Author: Kai Liu, Rui Zhou, Bin Wang, Ka Chen, Lin-Ying Shi, Jun-Dong Zhu, and Man-Tian Mi
Background: The results of studies investigating the effect of green tea on glucose control and insulin sensitivity in humans are inconsistent. Objective: We aimed to quantitatively evaluate the effect of green tea on glucose control and insulin sensitivity. Design: We performed a strategic literature search of PubMed, EMBASE, and the Cochrane Library (updated to January 2013) for randomized controlled trials that evaluated the effects of green tea and green tea extract on glucose control and insulin sensitivity. Study quality was assessed by using the Jadad scale. Weighted mean differences were calculated for net changes in glycemic measures by using fixed-effects or random-effects models. We conducted prespecified subgroup and sensitivity analyses to explore potential heterogeneity. Meta-regression analyses were conducted to investigate dose effects of green tea on fasting glucose and insulin concentrations.
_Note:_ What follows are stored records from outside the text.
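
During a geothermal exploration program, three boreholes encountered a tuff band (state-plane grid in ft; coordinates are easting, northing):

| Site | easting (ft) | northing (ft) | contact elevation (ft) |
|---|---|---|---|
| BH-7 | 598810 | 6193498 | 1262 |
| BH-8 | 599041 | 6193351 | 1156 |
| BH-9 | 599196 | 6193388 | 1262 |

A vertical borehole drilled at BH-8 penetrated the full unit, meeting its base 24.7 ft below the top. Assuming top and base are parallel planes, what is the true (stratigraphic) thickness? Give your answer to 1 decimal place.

14.6 ft

Two edge vectors: BH-7→BH-8 = (231, -147, -106), BH-7→BH-9 = (386, -110, 0).
Normal n = (BH-7→BH-8) × (BH-7→BH-9) = (-11660, -40916, 31332).
So ∂z/∂easting = −n_x/n_z = 0.37214 and ∂z/∂northing = −n_y/n_z = 1.30589.
|∇z| = √(a²+b²) = 1.35788, so dip δ = arctan(1.35788) = 53.63°.
True thickness = vertical thickness × cos δ = 24.7 × cos 53.63° = 14.6 ft.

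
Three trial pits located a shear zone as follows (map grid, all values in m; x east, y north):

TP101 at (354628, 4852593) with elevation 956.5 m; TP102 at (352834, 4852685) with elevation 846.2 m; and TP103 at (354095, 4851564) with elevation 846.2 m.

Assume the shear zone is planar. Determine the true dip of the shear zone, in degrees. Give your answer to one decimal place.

Two edge vectors: TP101→TP102 = (-1794, 92, -110.3), TP101→TP103 = (-533, -1029, -110.3).
Normal n = (TP101→TP102) × (TP101→TP103) = (-123646.3, -139088.3, 1895062).
So ∂z/∂x = −n_x/n_z = 0.06525 and ∂z/∂y = −n_y/n_z = 0.07340.
Gradient magnitude |∇z| = √(a² + b²) = √(0.00426 + 0.00539) = 0.09820.
True dip = arctan(0.09820) = 5.6°, dipping toward SW (azimuth ≈ 222°).

5.6°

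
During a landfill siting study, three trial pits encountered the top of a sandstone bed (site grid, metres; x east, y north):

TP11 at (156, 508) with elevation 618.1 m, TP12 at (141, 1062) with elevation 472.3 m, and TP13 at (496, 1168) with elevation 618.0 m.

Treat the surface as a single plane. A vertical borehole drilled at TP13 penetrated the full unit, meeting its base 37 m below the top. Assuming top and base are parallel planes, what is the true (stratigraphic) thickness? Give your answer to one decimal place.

32.5 m

Two edge vectors: TP11→TP12 = (-15, 554, -145.8), TP11→TP13 = (340, 660, -0.1).
Normal n = (TP11→TP12) × (TP11→TP13) = (96172.6, -49573.5, -198260).
So ∂z/∂x = −n_x/n_z = 0.48508 and ∂z/∂y = −n_y/n_z = −0.25004.
|∇z| = √(a²+b²) = 0.54574, so dip δ = arctan(0.54574) = 28.62°.
True thickness = vertical thickness × cos δ = 37 × cos 28.62° = 32.5 m.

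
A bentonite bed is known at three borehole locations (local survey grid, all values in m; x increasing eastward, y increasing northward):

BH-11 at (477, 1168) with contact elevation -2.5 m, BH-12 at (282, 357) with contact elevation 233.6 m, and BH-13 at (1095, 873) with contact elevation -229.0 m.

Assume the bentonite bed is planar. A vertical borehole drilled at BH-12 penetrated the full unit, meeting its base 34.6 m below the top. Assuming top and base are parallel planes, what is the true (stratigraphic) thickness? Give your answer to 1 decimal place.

Two edge vectors: BH-11→BH-12 = (-195, -811, 236.1), BH-11→BH-13 = (618, -295, -226.5).
Normal n = (BH-11→BH-12) × (BH-11→BH-13) = (253341, 101742.3, 558723).
So ∂z/∂x = −n_x/n_z = −0.45343 and ∂z/∂y = −n_y/n_z = −0.18210.
|∇z| = √(a²+b²) = 0.48863, so dip δ = arctan(0.48863) = 26.04°.
True thickness = vertical thickness × cos δ = 34.6 × cos 26.04° = 31.1 m.

31.1 m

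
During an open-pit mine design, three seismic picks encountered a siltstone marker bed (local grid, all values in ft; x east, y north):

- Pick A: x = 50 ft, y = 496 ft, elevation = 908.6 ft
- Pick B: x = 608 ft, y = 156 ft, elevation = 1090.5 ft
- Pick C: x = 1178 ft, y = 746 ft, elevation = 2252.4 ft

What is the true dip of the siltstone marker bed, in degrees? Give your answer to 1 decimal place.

Let the plane be z = a·x + b·y + c.
Pick B−Pick A: 558a − 340b = 181.9;  Pick C−Pick A: 1128a + 250b = 1343.8.
Solving gives a = 0.96051, b = 1.04137.
Gradient magnitude |∇z| = √(a² + b²) = √(0.92258 + 1.08445) = 1.41670.
True dip = arctan(1.41670) = 54.8°, dipping toward SW (azimuth ≈ 223°).

54.8°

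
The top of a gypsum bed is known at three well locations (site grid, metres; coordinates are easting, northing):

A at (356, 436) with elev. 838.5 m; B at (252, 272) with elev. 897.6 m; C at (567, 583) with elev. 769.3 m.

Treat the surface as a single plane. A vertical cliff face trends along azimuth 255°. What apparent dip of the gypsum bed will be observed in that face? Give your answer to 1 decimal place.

Let the plane be z = a·easting + b·northing + c.
B−A: −104a − 164b = 59.1;  C−A: 211a + 147b = −69.2.
Solving gives a = −0.13777, b = −0.27300.
Unit vector along 255° is (sin 255°, cos 255°) = (-0.9659, -0.2588).
Slope in that direction = a·(-0.9659) + b·(-0.2588) = 0.20373.
Apparent dip = arctan|0.20373| = 11.5° (true dip is 17.0°, so apparent ≤ true as expected).

11.5°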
Results: Seventeen trials comprising a total of 1133 subjects were included in the current meta-analysis. Green tea consumption significantly reduced the fasting glucose and hemoglobin A1c (Hb A1c) concentrations by −0.09 mmol/L (95% CI: −0.15, −0.03 mmol/L; P < 0.01) and −0.30% (95% CI: −0.37, −0.22%; P < 0.01), respectively. Further stratified analyses from high Jadad score studies showed that green tea significantly reduced fasting insulin concentrations (−1.16 μIU/mL; 95% CI: −1.91, −0.40 μIU/mL; P = 0.03). Conclusions: This meta-analysis suggested that green tea had favorable effects, ie, decreased fasting glucose and Hb A1c concentrations. Subgroup analyses showed a significant reduction in fasting insulin concentrations in trials with high Jadad scores.